- Born: 17 December 1873 Frednes, Porsgrunn, Norway
- Died: 1964 (aged 90–91)
- Occupations: Ship-owner, Politician
- Political party: Conservative Party, Nasjonal Samling

= Christen Knudsen Jr. =

Norwegian politician

Christen Knudsen (17 December 1873 – 1964) was a Norwegian ship-owner and politician for the Conservative Party and later Nasjonal Samling.

==Personal life==
He was born at Frednes in Porsgrunn as a son of ship-owner Jørgen Christian Knudsen (1843–1922) and Marie Henriette Resch (1846–1925). He was a brother of Finn Christian Knudsen, grandson of Christen Knudsen, nephew of Prime Minister Gunnar Knudsen and Johan Jeremiassen.

He was married to Lavinia Laura Franklin and had several children, among them Harald Franklin Knudsen.

==Career==
After middle school in 1889 he travelled abroad to learn foreign languages until 1890. He spent time in England, Scotland, Germany, France and the Mediterranean. He then worked in his father's shipping company from 1890. When his father died in 1922, the company was passed on to Christen and his brother Finn. He was also consul for the United Kingdom in Skiensfjorden from 1910 to 1940. He translated books from English and French, and published a lexicon for merchantry and shipping (a re-issue of a work by C. F. Berg) in 1909. He chaired the supervisory council of AS Borgestad, Porsgrunds Sparebank and Porsgrunds Handelsbank.

In politics, he served as member of Porsgrunn city council from 1916 to 1922 and 1928 to 1937, being deputy mayor from 1931 to 1933. He also held a number of other municipal posts, including public trustee.

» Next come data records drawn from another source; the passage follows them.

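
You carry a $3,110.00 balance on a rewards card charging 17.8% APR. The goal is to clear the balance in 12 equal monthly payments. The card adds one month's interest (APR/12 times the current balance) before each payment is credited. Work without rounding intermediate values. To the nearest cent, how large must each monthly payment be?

$284.83

Monthly rate r = 17.8%/12 = 1.48333% = 0.0148333.
Level-payment amortization: P = B₀·r / (1 − (1+r)^(−n)) = 3110.00·0.0148333 / (1 − 1.01483^(−12)).
Denominator 1 − (1+r)^(−12) = 0.161962764.
P = 46.1317 / 0.161962764 ≈ 284.83.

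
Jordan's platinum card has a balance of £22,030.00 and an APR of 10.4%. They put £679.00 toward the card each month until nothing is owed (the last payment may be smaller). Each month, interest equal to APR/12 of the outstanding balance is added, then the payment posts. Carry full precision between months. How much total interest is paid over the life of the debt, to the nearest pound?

£3,949

Monthly rate r = 10.4%/12 = 0.866667% = 0.00866667.
Payoff takes n = ⌈−ln(1 − rB₀/P)/ln(1+r)⌉ = ⌈38.260⌉ = 39 payments; the last is £176.90.
Total paid = 38·£679.00 + £176.90 = £25,978.90.
Total interest = total paid − principal = £25,978.90 − £22,030.00 = £3,948.90.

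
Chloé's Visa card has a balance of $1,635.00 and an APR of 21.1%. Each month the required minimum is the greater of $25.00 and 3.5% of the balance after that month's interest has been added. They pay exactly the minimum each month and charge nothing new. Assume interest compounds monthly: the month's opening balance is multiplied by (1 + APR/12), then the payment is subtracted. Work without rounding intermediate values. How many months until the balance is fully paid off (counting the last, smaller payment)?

Monthly rate r = 21.1%/12 = 1.75833% = 0.0175833.
While 3.5% of the post-interest balance exceeds $25.00, each month B ← (B·(1+r))·(1 − 0.035), i.e. B shrinks by the factor (1+r)·0.965 = 0.98197.
This holds for months 1–47. Entering month 48 the balance is $695.17; 3.5% of the post-interest balance is now below $25.00, so the flat $25.00 minimum applies from here.
From month 48 a fixed $25.00 at rate r clears $695.17 in 39 more payments. Total: 47 + 39 = 86 months.

86 months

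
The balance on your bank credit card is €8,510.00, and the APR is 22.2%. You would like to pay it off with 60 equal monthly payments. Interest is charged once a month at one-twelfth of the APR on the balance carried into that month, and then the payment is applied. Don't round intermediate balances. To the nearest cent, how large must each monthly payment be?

€236.01

Monthly rate r = 22.2%/12 = 1.85% = 0.0185.
Level-payment amortization: P = B₀·r / (1 − (1+r)^(−n)) = 8510.00·0.0185 / (1 − 1.0185^(−60)).
Denominator 1 − (1+r)^(−60) = 0.667081446.
P = 157.435 / 0.667081446 ≈ 236.01.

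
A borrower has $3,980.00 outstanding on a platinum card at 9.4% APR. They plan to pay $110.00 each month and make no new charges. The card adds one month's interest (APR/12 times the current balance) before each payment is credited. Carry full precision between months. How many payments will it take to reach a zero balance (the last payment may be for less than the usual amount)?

Monthly rate r = 9.4%/12 = 0.783333% = 0.00783333.
Recurrence: B ← B·(1+r) − $110.00.
Month 1: interest $31.18; balance after payment $3,901.18.
Month 2: interest $30.56; balance after payment $3,821.74.
Closed form: n = −ln(1 − rB₀/P)/ln(1+r) = −ln(0.71658)/ln(1.00783) ≈ 42.712, so the balance reaches zero during payment 43.

43 payments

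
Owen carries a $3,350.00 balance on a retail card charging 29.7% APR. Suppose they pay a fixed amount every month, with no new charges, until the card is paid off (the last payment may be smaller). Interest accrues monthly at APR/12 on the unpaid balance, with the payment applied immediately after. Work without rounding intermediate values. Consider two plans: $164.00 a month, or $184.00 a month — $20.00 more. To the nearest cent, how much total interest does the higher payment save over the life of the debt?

Monthly rate r = 29.7%/12 = 2.475% = 0.02475.
At $164.00/mo: n = ⌈−ln(1 − rB₀/P)/ln(1+r)⌉ = 29 payments (last $132.96); total interest = total paid − $3,350.00 = $1,374.96.
At $184.00/mo: 25 payments (last $92.24); total interest $1,158.24.
Interest saved = $1,374.96 − $1,158.24 = $216.72.

$216.72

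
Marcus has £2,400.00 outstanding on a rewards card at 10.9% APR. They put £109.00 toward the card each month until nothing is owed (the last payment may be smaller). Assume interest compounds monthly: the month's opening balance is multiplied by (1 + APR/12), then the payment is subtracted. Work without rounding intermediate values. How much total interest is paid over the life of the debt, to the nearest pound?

£290

Monthly rate r = 10.9%/12 = 0.908333% = 0.00908333.
Payoff takes n = ⌈−ln(1 − rB₀/P)/ln(1+r)⌉ = ⌈24.678⌉ = 25 payments; the last is £73.97.
Total paid = 24·£109.00 + £73.97 = £2,689.97.
Total interest = total paid − principal = £2,689.97 − £2,400.00 = £289.97.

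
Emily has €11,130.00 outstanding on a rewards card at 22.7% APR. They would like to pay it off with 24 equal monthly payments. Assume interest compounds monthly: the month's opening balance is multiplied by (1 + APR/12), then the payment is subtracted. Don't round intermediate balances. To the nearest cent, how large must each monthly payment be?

€581.26

Monthly rate r = 22.7%/12 = 1.89167% = 0.0189167.
Level-payment amortization: P = B₀·r / (1 − (1+r)^(−n)) = 11130.00·0.0189167 / (1 − 1.01892^(−24)).
Denominator 1 − (1+r)^(−24) = 0.362218361.
P = 210.542 / 0.362218361 ≈ 581.26.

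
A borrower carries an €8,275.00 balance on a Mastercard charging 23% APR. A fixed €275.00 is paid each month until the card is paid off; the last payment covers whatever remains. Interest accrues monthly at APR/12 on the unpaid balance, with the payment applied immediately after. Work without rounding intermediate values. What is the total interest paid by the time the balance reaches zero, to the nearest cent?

Monthly rate r = 23%/12 = 1.91667% = 0.0191667.
Payoff takes n = ⌈−ln(1 − rB₀/P)/ln(1+r)⌉ = ⌈45.286⌉ = 46 payments; the last is €79.27.
Total paid = 45·€275.00 + €79.27 = €12,454.27.
Total interest = total paid − principal = €12,454.27 − €8,275.00 = €4,179.27.

€4,179.27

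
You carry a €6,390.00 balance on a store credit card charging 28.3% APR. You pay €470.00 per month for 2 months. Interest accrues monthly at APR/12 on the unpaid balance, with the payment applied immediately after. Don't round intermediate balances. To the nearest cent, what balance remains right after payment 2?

Monthly rate r = 28.3%/12 = 2.35833% = 0.0235833.
Each month: B ← B·(1+r) − €470.00.
Month 1: interest €150.70; balance after payment €6,070.70.
Month 2: interest €143.17; balance after payment €5,743.86.

€5,743.86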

He was elected to the Parliament of Norway in 1924 from the Market towns of Telemark and Aust-Agder counties and took a seat in the Standing Committee on the Military. He was not re-elected in 1927, but served that term until 1930 as a deputy representative.

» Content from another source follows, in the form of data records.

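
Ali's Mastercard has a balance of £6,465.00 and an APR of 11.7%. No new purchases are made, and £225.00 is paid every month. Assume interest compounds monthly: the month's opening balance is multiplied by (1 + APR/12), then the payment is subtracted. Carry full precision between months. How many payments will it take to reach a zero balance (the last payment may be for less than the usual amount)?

34 months

Monthly rate r = 11.7%/12 = 0.975% = 0.00975.
Recurrence: B ← B·(1+r) − £225.00.
Month 1: interest £63.03; balance after payment £6,303.03.
Month 2: interest £61.45; balance after payment £6,139.49.
Closed form: n = −ln(1 − rB₀/P)/ln(1+r) = −ln(0.71985)/ln(1.00975) ≈ 33.878, so the balance reaches zero during payment 34.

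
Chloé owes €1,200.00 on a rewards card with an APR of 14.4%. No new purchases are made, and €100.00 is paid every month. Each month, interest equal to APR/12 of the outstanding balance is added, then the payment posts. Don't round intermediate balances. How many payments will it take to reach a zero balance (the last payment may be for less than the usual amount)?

Monthly rate r = 14.4%/12 = 1.2% = 0.012.
Recurrence: B ← B·(1+r) − €100.00.
Month 1: interest €14.40; balance after payment €1,114.40.
Month 2: interest €13.37; balance after payment €1,027.77.
Closed form: n = −ln(1 − rB₀/P)/ln(1+r) = −ln(0.856)/ln(1.012) ≈ 13.035, so the balance reaches zero during payment 14.

14 payments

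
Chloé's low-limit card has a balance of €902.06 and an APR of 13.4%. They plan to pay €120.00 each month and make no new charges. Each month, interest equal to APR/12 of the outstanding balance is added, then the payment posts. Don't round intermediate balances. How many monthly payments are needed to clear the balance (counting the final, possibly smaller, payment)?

8 months

Monthly rate r = 13.4%/12 = 1.11667% = 0.0111667.
Recurrence: B ← B·(1+r) − €120.00.
Month 1: interest €10.07; balance after payment €792.13.
Month 2: interest €8.85; balance after payment €680.98.
Closed form: n = −ln(1 − rB₀/P)/ln(1+r) = −ln(0.91606)/ln(1.01117) ≈ 7.895, so the balance reaches zero during payment 8.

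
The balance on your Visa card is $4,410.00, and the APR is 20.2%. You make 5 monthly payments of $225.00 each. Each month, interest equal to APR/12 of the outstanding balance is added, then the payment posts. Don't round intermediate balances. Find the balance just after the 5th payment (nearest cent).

Monthly rate r = 20.2%/12 = 1.68333% = 0.0168333.
Each month: B ← B·(1+r) − $225.00.
Month 1: interest $74.23; balance after payment $4,259.23.
Month 2: interest $71.70; balance after payment $4,105.93.
Month 3: interest $69.12; balance after payment $3,950.05.
Month 4: interest $66.49; balance after payment $3,791.54.
Month 5: interest $63.82; balance after payment $3,630.37.

$3,630.37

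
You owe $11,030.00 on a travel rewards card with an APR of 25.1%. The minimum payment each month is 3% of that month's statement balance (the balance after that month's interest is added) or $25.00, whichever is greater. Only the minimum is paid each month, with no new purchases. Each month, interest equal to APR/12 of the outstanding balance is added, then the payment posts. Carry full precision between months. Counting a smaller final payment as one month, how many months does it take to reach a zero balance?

323 months

Monthly rate r = 25.1%/12 = 2.09167% = 0.0209167.
While 3% of the post-interest balance exceeds $25.00, each month B ← (B·(1+r))·(1 − 0.03), i.e. B shrinks by the factor (1+r)·0.97 = 0.99029.
This holds for months 1–267. Entering month 268 the balance is $814.77; 3% of the post-interest balance is now below $25.00, so the flat $25.00 minimum applies from here.
From month 268 a fixed $25.00 at rate r clears $814.77 in 56 more payments. Total: 267 + 56 = 323 months.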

His main interest being defence policy, he had been a member of the Defence Commission of 1920 which advised Parliament on post-World War I defence policies. In the 1930s he was a council member of Norges Forsvarsforening, chairing the local branch in Porsgrunn from 1912 to 1934. He also co-founded the shooting association Porsgrunn Skytterlag, and was further involved in sports as chair of the club Porsgrunds IF from 1900 to 1903 and co-founder of the association football club Porsgrunds FK.

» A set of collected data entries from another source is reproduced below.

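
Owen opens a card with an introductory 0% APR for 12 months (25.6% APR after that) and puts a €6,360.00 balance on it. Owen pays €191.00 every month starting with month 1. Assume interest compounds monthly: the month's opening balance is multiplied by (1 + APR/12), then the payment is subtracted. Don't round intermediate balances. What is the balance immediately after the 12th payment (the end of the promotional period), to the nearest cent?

€4,068.00

Promo months 1–12 at r₀ = 0%/12 = 0; months 13+ at r₁ = 25.6%/12 = 0.0213333.
After month 12 (no interest yet): B = €6,360.00 − 12·€191.00 = €4,068.00.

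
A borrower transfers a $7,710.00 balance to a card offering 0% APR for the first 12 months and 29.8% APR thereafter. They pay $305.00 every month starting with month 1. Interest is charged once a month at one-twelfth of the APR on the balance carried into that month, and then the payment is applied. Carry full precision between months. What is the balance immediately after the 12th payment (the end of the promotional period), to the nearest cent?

$4,050.00

Promo months 1–12 at r₀ = 0%/12 = 0; months 13+ at r₁ = 29.8%/12 = 0.0248333.
After month 12 (no interest yet): B = $7,710.00 − 12·$305.00 = $4,050.00.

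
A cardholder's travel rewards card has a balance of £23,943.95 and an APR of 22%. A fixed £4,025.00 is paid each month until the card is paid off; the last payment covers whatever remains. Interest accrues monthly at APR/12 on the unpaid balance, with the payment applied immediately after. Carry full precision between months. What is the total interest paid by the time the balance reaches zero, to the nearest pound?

Monthly rate r = 22%/12 = 1.83333% = 0.0183333.
Payoff takes n = ⌈−ln(1 − rB₀/P)/ln(1+r)⌉ = ⌈6.356⌉ = 7 payments; the last is £1,443.17.
Total paid = 6·£4,025.00 + £1,443.17 = £25,593.17.
Total interest = total paid − principal = £25,593.17 − £23,943.95 = £1,649.22.

£1,649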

During the occupation of Norway by Nazi Germany, Knudsen became a collaborator, serving as acting County Governor of Telemark in 1940.

During the legal purge in Norway after World War II he was sentenced in October 1947 to seven years of forced labour, loss of civil rights and a monterary confiscation. He was buried in 1964 in Østre Porsgrunn.